Dans une économie hyper-mondialisée, où même nos besoins élémentaires de base (alimentaire, médecine, énergie, etc.) dépendent de l’étranger (donc reposent sur des chaines logistiques longues, sur le pétrole à bas coûts, et sur la stabilité politique, sanitaire, économique, et climatique du monde), il est très risqué de fonctionner en flux tendu ; Le moindre grain de sable dans ces rouages, et c’est l’effet domino. Ce à quoi nous assistons aujourd’hui. Si on souhaite garder un système mondialisé (qui a aussi des vertus), les secteurs stratégiques méritent donc à minima que des stocks importants soient créés pour tenir quelques mois/années en cas de « grippage » de la machine.

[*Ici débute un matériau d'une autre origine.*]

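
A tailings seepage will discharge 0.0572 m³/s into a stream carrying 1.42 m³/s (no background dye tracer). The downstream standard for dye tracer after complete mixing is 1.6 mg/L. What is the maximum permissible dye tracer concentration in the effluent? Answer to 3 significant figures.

At the limit, (Qr·Cr + Qe·Cₑ)/(Qr + Qe) = 1.6:
Cₑ = (1.477·1.6 − 1.420·0) / 0.05720 = 41.32 mg/L.

41.3 mg/L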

Mais cette crise nous démontre, s’il fallait encore le faire, que développer une résilience locale via la relocalisation des secteurs stratégiques comme la production alimentaire, la production d’énergie ou encore d’équipements/produits de santé, devrait être une priorité du monde politique.
À un moment donné, il faut poser des choix et avoir le courage de les assumer; La politique de la demi-mesure, du « en même temps », ne peut (plus) offrir de solutions acceptables au vu des urgences sanitaires, climatiques, environnementales qui se présentent devant nous, et sont amenées à se répéter dans les années à venir.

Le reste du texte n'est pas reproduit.